Tuesday 21 November 2017

Teachers didn't want me to play soccer... it was a very British game - Giles

John Giles in the colours of Leeds United
John Giles in the colours of Leeds United
Melanie Finn

Melanie Finn

John Giles said that he considered himself "less than Irish" growing up because of his passion for playing soccer.

The former Irish international (76) said that soccer was regarded as a "very British game" when he grew up in the 1940s and he was looked down on by some of his teachers.

"We went to school in the 1940s and this wasn't that long after the War of Independence. There was an anti-soccer feeling. There's no doubt about that so there would have been a divide between the Gaelic and the soccer people," he said.
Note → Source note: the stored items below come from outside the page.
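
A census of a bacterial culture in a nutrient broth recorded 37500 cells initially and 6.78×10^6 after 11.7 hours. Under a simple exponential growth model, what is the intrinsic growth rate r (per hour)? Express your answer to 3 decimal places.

0.444 per hour

From N(t) = N₀·e^(rt): e^(r·11.7) = 6.78×10^6/37500 = 180.8.
r·11.7 = ln(180.8) = 5.1974, so r = 5.1974/11.7 = 0.44422.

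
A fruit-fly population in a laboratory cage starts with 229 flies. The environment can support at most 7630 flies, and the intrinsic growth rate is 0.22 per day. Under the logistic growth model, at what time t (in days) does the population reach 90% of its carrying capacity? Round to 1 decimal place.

25.8 days

A = (K − N₀)/N₀ = (7630 − 229)/229 = 32.319.
Solve 7630/(1 + 32.319·e^(−0.22t)) = 6867: 1 + 32.319·e^(−0.22t) = 1.1111, so e^(−0.22t) = 0.00343797.
−0.22·t = ln(0.00343797) = -5.6729, so t = 5.6729/0.22 = 25.786.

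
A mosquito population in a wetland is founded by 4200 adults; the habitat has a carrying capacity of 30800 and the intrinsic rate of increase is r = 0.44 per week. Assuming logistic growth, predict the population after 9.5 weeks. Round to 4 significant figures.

28080 adults

A = (K − N₀)/N₀ = (30800 − 4200)/4200 = 6.3333.
N(t) = K/(1 + A·e^(−rt)) = 30800/(1 + 6.3333×e^(−0.44×9.5)).
e^(−4.18) = 0.015299; denominator = 1 + 6.3333×0.015299 = 1.0969.
N = 30800/1.0969 = 28079.4.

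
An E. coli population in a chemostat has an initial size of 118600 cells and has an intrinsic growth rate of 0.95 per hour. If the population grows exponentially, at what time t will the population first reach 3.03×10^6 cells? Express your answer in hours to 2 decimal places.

Set N₀·e^(rt) = 3.03×10^6: e^(0.95·t) = 3.03×10^6/118600 = 25.548.
0.95·t = ln(25.548) = 3.2406, so t = 3.2406/0.95 = 3.4111.

3.41 hours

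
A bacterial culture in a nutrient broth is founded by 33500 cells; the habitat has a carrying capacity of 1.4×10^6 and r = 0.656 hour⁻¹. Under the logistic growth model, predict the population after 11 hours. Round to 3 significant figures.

1360000 cells

A = (K − N₀)/N₀ = (1.4×10^6 − 33500)/33500 = 40.791.
N(t) = K/(1 + A·e^(−rt)) = 1.4×10^6/(1 + 40.791×e^(−0.656×11)).
e^(−7.216) = 0.00073474; denominator = 1 + 40.791×0.00073474 = 1.03.
N = 1.4×10^6/1.03 = 1.359262×10^6.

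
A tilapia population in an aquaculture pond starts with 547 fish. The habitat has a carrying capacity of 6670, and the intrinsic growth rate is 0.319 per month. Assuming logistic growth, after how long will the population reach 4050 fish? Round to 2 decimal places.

8.94 months

A = (K − N₀)/N₀ = (6670 − 547)/547 = 11.194.
Solve 6670/(1 + 11.194·e^(−0.319t)) = 4050: 1 + 11.194·e^(−0.319t) = 1.6469, so e^(−0.319t) = 0.0577922.
−0.319·t = ln(0.0577922) = -2.8509, so t = 2.8509/0.319 = 8.937.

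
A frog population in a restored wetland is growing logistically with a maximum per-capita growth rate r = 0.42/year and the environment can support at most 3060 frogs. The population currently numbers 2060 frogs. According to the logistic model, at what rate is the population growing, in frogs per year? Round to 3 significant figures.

dN/dt = rN(1 − N/K) = 0.42 × 2060 × (1 − 2060/3060).
1 − 2060/3060 = 0.3268; dN/dt = 0.42 × 2060 × 0.3268 = 282.75.

283 frogs per year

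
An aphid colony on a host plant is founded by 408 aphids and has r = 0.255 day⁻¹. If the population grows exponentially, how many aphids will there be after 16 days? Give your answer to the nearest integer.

N(t) = N₀·e^(rt) = 408 × e^(0.255×16) = 408 × e^4.08.
e^4.08 ≈ 59.145, so N ≈ 408 × 59.145 = 24131.4.

24131 aphids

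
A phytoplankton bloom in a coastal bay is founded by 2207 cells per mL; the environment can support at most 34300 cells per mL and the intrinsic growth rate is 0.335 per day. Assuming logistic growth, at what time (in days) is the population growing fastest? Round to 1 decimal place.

8.0 days

Logistic growth is fastest at N = K/2 = 17150.
A = (K − N₀)/N₀ = 14.541. Set K/(1 + A·e^(−rt)) = K/2 → A·e^(−rt) = 1.
e^(−0.335t) = 1/14.541 = 0.0687689, so t = ln(14.541)/0.335 = 2.677/0.335 = 7.9911.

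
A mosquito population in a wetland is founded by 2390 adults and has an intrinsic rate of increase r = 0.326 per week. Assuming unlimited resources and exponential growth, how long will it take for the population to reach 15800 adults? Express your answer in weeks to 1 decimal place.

5.8 weeks

Set N₀·e^(rt) = 15800: e^(0.326·t) = 15800/2390 = 6.6109.
0.326·t = ln(6.6109) = 1.8887, so t = 1.8887/0.326 = 5.7936.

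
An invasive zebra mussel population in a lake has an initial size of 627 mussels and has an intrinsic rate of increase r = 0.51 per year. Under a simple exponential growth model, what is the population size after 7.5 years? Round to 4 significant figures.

N(t) = N₀·e^(rt) = 627 × e^(0.51×7.5) = 627 × e^3.825.
e^3.825 ≈ 45.833, so N ≈ 627 × 45.833 = 28737.2.

28740 mussels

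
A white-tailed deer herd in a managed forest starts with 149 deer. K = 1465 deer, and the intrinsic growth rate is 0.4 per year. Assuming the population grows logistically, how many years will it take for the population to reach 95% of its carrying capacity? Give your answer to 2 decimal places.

12.81 years

A = (K − N₀)/N₀ = (1465 − 149)/149 = 8.8322.
Solve 1465/(1 + 8.8322·e^(−0.4t)) = 1391.75: 1 + 8.8322·e^(−0.4t) = 1.0526, so e^(−0.4t) = 0.00595905.
−0.4·t = ln(0.00595905) = -5.1228, so t = 5.1228/0.4 = 12.807.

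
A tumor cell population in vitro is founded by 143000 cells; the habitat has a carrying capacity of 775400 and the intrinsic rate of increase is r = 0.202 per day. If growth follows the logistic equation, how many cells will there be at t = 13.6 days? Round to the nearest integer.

A = (K − N₀)/N₀ = (775400 − 143000)/143000 = 4.4224.
N(t) = K/(1 + A·e^(−rt)) = 775400/(1 + 4.4224×e^(−0.202×13.6)).
e^(−2.747) = 0.064107; denominator = 1 + 4.4224×0.064107 = 1.2835.
N = 775400/1.2835 = 604127.

604127 cells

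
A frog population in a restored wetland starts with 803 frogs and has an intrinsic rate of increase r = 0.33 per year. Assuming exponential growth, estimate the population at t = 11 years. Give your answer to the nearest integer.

N(t) = N₀·e^(rt) = 803 × e^(0.33×11) = 803 × e^3.63.
e^3.63 ≈ 37.713, so N ≈ 803 × 37.713 = 30283.4.

30283 frogs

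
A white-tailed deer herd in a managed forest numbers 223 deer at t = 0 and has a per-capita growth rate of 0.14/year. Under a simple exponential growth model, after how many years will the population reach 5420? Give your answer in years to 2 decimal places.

Set N₀·e^(rt) = 5420: e^(0.14·t) = 5420/223 = 24.305.
0.14·t = ln(24.305) = 3.1907, so t = 3.1907/0.14 = 22.791.

22.79 years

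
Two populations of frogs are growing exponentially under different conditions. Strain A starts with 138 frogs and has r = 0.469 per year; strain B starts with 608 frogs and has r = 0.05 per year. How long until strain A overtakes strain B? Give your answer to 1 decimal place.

Set 138·e^(0.469t) = 608·e^(0.05t).
e^((0.469 − 0.05)t) = 608/138 → e^(0.419·t) = 4.4058.
0.419·t = ln(4.4058) = 1.4829, so t = 1.4829/0.419 = 3.5392.

3.5 years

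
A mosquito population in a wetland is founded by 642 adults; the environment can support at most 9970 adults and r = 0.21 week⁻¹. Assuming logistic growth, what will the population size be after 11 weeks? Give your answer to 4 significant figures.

4082 adults

A = (K − N₀)/N₀ = (9970 − 642)/642 = 14.53.
N(t) = K/(1 + A·e^(−rt)) = 9970/(1 + 14.53×e^(−0.21×11)).
e^(−2.31) = 0.099261; denominator = 1 + 14.53×0.099261 = 2.4422.
N = 9970/2.4422 = 4082.34.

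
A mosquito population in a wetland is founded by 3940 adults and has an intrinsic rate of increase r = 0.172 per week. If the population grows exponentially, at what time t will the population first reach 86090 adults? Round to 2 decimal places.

17.93 weeks

Set N₀·e^(rt) = 86090: e^(0.172·t) = 86090/3940 = 21.85.
0.172·t = ln(21.85) = 3.0842, so t = 3.0842/0.172 = 17.931.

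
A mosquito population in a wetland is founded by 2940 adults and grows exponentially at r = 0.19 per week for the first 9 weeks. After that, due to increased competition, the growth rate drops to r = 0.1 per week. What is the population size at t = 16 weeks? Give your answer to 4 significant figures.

32730 adults

Phase 1: N(9) = 2940·e^(0.19×9) = 2940·e^1.71 = 16255.1.
Phase 2 runs for 16 − 9 = 7 weeks at r = 0.1.
N(16) = 16255.1·e^(0.1×7) = 16255.1·e^0.7 = 32733.8.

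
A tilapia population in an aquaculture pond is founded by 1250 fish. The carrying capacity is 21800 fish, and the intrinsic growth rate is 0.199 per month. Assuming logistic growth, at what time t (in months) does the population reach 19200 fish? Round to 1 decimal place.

A = (K − N₀)/N₀ = (21800 − 1250)/1250 = 16.44.
Solve 21800/(1 + 16.44·e^(−0.199t)) = 19200: 1 + 16.44·e^(−0.199t) = 1.1354, so e^(−0.199t) = 0.00823702.
−0.199·t = ln(0.00823702) = -4.7991, so t = 4.7991/0.199 = 24.116.

24.1 months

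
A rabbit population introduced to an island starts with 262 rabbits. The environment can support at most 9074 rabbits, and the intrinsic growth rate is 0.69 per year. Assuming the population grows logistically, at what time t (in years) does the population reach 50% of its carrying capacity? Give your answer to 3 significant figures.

A = (K − N₀)/N₀ = (9074 − 262)/262 = 33.634.
Solve 9074/(1 + 33.634·e^(−0.69t)) = 4537: 1 + 33.634·e^(−0.69t) = 2, so e^(−0.69t) = 0.0297322.
−0.69·t = ln(0.0297322) = -3.5155, so t = 3.5155/0.69 = 5.095.

5.09 years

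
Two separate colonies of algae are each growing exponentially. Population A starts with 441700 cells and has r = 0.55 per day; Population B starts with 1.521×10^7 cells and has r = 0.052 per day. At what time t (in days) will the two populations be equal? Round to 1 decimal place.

Set 441700·e^(0.55t) = 1.521×10^7·e^(0.052t).
e^((0.55 − 0.052)t) = 1.521×10^7/441700 → e^(0.498·t) = 34.435.
0.498·t = ln(34.435) = 3.5391, so t = 3.5391/0.498 = 7.1066.

7.1 days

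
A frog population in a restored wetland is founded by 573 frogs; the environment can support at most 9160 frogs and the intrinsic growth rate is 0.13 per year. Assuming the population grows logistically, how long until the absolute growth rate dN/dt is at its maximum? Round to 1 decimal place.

20.8 years

Logistic growth is fastest at N = K/2 = 4580.
A = (K − N₀)/N₀ = 14.986. Set K/(1 + A·e^(−rt)) = K/2 → A·e^(−rt) = 1.
e^(−0.13t) = 1/14.986 = 0.0667288, so t = ln(14.986)/0.13 = 2.7071/0.13 = 20.824.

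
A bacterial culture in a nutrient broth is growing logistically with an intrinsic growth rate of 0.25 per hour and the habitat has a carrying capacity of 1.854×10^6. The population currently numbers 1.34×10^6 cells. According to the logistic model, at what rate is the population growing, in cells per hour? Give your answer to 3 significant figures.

dN/dt = rN(1 − N/K) = 0.25 × 1.34×10^6 × (1 − 1.34×10^6/1.854×10^6).
1 − 1.34×10^6/1.854×10^6 = 0.27724; dN/dt = 0.25 × 1.34×10^6 × 0.27724 = 92875.

92900 cells per hour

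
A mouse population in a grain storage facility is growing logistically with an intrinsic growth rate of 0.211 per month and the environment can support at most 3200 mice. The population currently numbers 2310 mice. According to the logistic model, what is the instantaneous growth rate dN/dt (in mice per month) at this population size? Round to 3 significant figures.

136 mice per month

dN/dt = rN(1 − N/K) = 0.211 × 2310 × (1 − 2310/3200).
1 − 2310/3200 = 0.27812; dN/dt = 0.211 × 2310 × 0.27812 = 135.56.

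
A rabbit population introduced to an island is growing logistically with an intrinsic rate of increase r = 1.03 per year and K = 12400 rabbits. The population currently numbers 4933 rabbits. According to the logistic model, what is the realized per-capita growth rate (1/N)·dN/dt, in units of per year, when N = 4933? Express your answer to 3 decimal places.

(1/N)·dN/dt = r(1 − N/K) = 1.03 × (1 − 4933/12400).
= 1.03 × 0.60218 = 0.62024.

0.620 per year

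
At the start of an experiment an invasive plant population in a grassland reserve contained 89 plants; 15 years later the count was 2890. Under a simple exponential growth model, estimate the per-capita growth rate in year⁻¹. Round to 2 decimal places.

0.23 per year

From N(t) = N₀·e^(rt): e^(r·15) = 2890/89 = 32.472.
r·15 = ln(32.472) = 3.4804, so r = 3.4804/15 = 0.23203.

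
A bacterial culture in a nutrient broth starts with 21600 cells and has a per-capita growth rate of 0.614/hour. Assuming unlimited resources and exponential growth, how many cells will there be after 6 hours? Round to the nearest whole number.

859794 cells

N(t) = N₀·e^(rt) = 21600 × e^(0.614×6) = 21600 × e^3.684.
e^3.684 ≈ 39.805, so N ≈ 21600 × 39.805 = 859794.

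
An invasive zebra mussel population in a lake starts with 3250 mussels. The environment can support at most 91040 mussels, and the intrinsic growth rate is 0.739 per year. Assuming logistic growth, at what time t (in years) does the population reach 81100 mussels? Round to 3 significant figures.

A = (K − N₀)/N₀ = (91040 − 3250)/3250 = 27.012.
Solve 91040/(1 + 27.012·e^(−0.739t)) = 81100: 1 + 27.012·e^(−0.739t) = 1.1226, so e^(−0.739t) = 0.00453737.
−0.739·t = ln(0.00453737) = -5.3954, so t = 5.3954/0.739 = 7.301.

7.30 years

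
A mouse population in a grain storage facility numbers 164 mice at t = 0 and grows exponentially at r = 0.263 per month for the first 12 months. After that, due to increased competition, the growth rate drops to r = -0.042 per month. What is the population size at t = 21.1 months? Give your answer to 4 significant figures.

Phase 1: N(12) = 164·e^(0.263×12) = 164·e^3.156 = 3850.15.
Phase 2 runs for 21.1 − 12 = 9.1 months at r = -0.042.
N(21.1) = 3850.15·e^(-0.042×9.1) = 3850.15·e^-0.3822 = 2627.18.

2627 mice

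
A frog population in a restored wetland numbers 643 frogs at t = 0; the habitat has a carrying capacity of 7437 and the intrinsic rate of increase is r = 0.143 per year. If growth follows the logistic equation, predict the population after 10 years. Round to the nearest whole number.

2108 frogs

A = (K − N₀)/N₀ = (7437 − 643)/643 = 10.566.
N(t) = K/(1 + A·e^(−rt)) = 7437/(1 + 10.566×e^(−0.143×10)).
e^(−1.43) = 0.23931; denominator = 1 + 10.566×0.23931 = 3.5286.
N = 7437/3.5286 = 2107.66.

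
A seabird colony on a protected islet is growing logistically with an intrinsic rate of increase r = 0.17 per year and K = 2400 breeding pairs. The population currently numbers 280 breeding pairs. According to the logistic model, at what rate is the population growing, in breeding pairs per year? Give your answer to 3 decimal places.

42.047 breeding pairs per year

dN/dt = rN(1 − N/K) = 0.17 × 280 × (1 − 280/2400).
1 − 280/2400 = 0.88333; dN/dt = 0.17 × 280 × 0.88333 = 42.047.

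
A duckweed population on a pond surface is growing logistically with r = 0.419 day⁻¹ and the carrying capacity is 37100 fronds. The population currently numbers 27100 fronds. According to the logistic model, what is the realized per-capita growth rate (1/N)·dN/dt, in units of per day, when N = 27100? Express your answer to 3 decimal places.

(1/N)·dN/dt = r(1 − N/K) = 0.419 × (1 − 27100/37100).
= 0.419 × 0.26954 = 0.11294.

0.113 per day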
He said that he couldn't understand as a child how educated men could be so "bitter" in the post-Civil War era.

Giles in 1959 during his time at Manchester United Photo: Independent Newspapers
Giles in 1959 during his time at Manchester United Photo: Independent Newspapers

"I didn't consider myself Irish really going to school. I considered myself less than Irish because of the influence of lay teachers and Christian Brothers.

"Nearly all the Christian Brothers were very anti-soccer and I was known as a soccer guy.

"I got a bit of a hard time over that, as a soccer guy," said the former RTÉ pundit.

He said that once a Christian Brother "dragged me over in front of another class and said, 'You think you're going to go to England and play football over there.' It was just totally mean."

John Giles visiting Old Trafford for the documentary. Photo: RTÉ
John Giles visiting Old Trafford for the documentary. Photo: RTÉ

Originally from Ormond Square in Dublin's Smithfield, Giles grew up in "very poor times" and soccer became his salvation from a very early age.

But the midfielder, once voted Ireland's greatest-ever player, said he never wanted to become a celebrity in the football world.

"I never wanted to be a star. I wanted to be a great player and there's a difference. I knew early on that I had a gift to play football, to control it and pass the ball," he said.

He's best remembered for his time at Leeds United, where he played alongside Jack Charlton, while he also played for Manchester United and West Brom.

During his illustrious career, he won 59 caps for Ireland before retiring at the age of 39. He was player-manager of Ireland between 1973 and 1980.

He has opened up about his colourful life for a documentary 'Giles', by Loosehorse, that airs tonight at 9.35pm on RTÉ One.